PIERRE, SD – Religious conservative leaders and publications celebrated the first defeat of incumbent Republican Senator Michael Walsh on Tuesday, bragging about the success of their efforts to attack him solely because he voted against the anti-porn age verification bill they supported .
The celebratory messages from religious conservatives included images of graphic violence, describing their actions in terms of murder and ‘scalping’, and shooting their fellow party member in the bull’s-eye with a view to elimination.
Terry Schilling, the leader of the well-funded, pro-censorship conservative lobby American Principles Project (APP), Posted on his X account: “First scalp collected in age verification,” followed by an ad his group made against Walsh.

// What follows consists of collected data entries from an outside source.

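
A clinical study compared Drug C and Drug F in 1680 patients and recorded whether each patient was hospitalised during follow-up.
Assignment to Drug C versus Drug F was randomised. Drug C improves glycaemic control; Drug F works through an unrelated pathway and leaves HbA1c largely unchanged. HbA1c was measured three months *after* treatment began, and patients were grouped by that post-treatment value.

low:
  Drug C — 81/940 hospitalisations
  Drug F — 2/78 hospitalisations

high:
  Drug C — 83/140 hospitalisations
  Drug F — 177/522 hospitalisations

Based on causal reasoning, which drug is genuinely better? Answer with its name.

HbA1c here is a post-treatment variable shaped by the drug; conditioning on it would introduce bias rather than remove it. The overall comparison is the causal one.
Pooled: Drug C 15.2% vs Drug F 29.8%; Drug C is lower overall.

Drug C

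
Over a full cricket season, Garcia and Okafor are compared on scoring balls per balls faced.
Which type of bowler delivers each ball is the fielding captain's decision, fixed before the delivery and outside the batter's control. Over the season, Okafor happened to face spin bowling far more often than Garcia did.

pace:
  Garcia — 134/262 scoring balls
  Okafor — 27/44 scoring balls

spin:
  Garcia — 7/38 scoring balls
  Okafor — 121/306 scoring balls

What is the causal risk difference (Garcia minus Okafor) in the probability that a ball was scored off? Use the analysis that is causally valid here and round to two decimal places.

Within every bowling type level Okafor has the higher rate, yet pooled Garcia does — Simpson's reversal.
Nothing the player does changes bowling type; the imbalance is an allocation artefact. With bowling type also predicting the outcome, the pooled figure is confounded, and the within-stratum comparison is the causal one.
Adjusting over the population distribution of bowling type: 0.471·(0.511−0.614) + 0.529·(0.184−0.395) = -0.160.

-0.16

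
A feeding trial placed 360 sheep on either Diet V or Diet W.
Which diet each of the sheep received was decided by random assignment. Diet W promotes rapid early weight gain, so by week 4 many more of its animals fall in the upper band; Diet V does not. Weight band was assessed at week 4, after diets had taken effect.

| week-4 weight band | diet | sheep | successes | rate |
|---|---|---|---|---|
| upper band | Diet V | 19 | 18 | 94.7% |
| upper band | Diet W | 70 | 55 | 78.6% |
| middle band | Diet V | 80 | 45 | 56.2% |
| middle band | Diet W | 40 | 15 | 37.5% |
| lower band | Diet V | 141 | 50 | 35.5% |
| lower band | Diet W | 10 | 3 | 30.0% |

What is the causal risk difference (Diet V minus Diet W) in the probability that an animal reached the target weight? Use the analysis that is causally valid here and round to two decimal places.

Because the diet influences week-4 weight band, week-4 weight band is a post-treatment mediator, not a confounder. Stratifying on it would bias the estimate; the causal effect is the crude pooled difference.
The causal difference is the pooled difference: 0.471 − 0.608 = -0.138.

-0.14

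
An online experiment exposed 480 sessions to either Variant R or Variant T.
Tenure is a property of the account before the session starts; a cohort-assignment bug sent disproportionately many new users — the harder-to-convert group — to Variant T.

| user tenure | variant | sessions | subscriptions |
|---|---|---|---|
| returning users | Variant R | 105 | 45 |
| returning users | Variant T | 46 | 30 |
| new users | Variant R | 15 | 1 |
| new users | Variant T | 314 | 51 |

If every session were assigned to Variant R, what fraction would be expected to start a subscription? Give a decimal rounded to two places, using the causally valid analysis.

User tenure differs across variants for reasons unrelated to any effect of the variant itself, and it separately predicts the outcome — a classic confounder. We must compare within user tenure levels.
Standardising Variant R to the population user tenure mix: 0.315·45/105 + 0.685·1/15 = 0.181.

0.18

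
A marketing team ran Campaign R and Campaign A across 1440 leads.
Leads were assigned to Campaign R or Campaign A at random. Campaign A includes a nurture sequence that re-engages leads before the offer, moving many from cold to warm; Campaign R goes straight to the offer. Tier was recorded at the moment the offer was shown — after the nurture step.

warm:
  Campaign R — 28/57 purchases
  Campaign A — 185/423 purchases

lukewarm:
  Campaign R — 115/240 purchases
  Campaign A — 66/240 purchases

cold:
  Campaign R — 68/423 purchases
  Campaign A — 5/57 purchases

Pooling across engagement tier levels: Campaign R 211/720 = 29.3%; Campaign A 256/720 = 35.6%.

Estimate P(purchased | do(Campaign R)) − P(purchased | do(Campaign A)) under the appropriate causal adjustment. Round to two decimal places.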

The ad showed a map of the US with the 17 states that have passed age verification laws painted in Republican red and claiming to “protect children from online pornography.”
“But not South Dakota,” the APP ad continues, claiming Walsh “sided with the porn industry over families” and urging voters to vote for someone else who “will take the side with us instead of the creeps on the internet.”
Walsh received 39% of the vote, coming in second to Greg Blanc, who received 55% of the vote in a three-way race.
APP Political Director Joe Proenza Posted the election results on X added: “Earlier this year, Michael Walsh voted with the porn companies to end age verification in South Dakota. Next year Michael Walsh won’t vote for shit anymore.” He also threatened other dissenting Republicans to support the controversial age verification bills or we’ll send you home.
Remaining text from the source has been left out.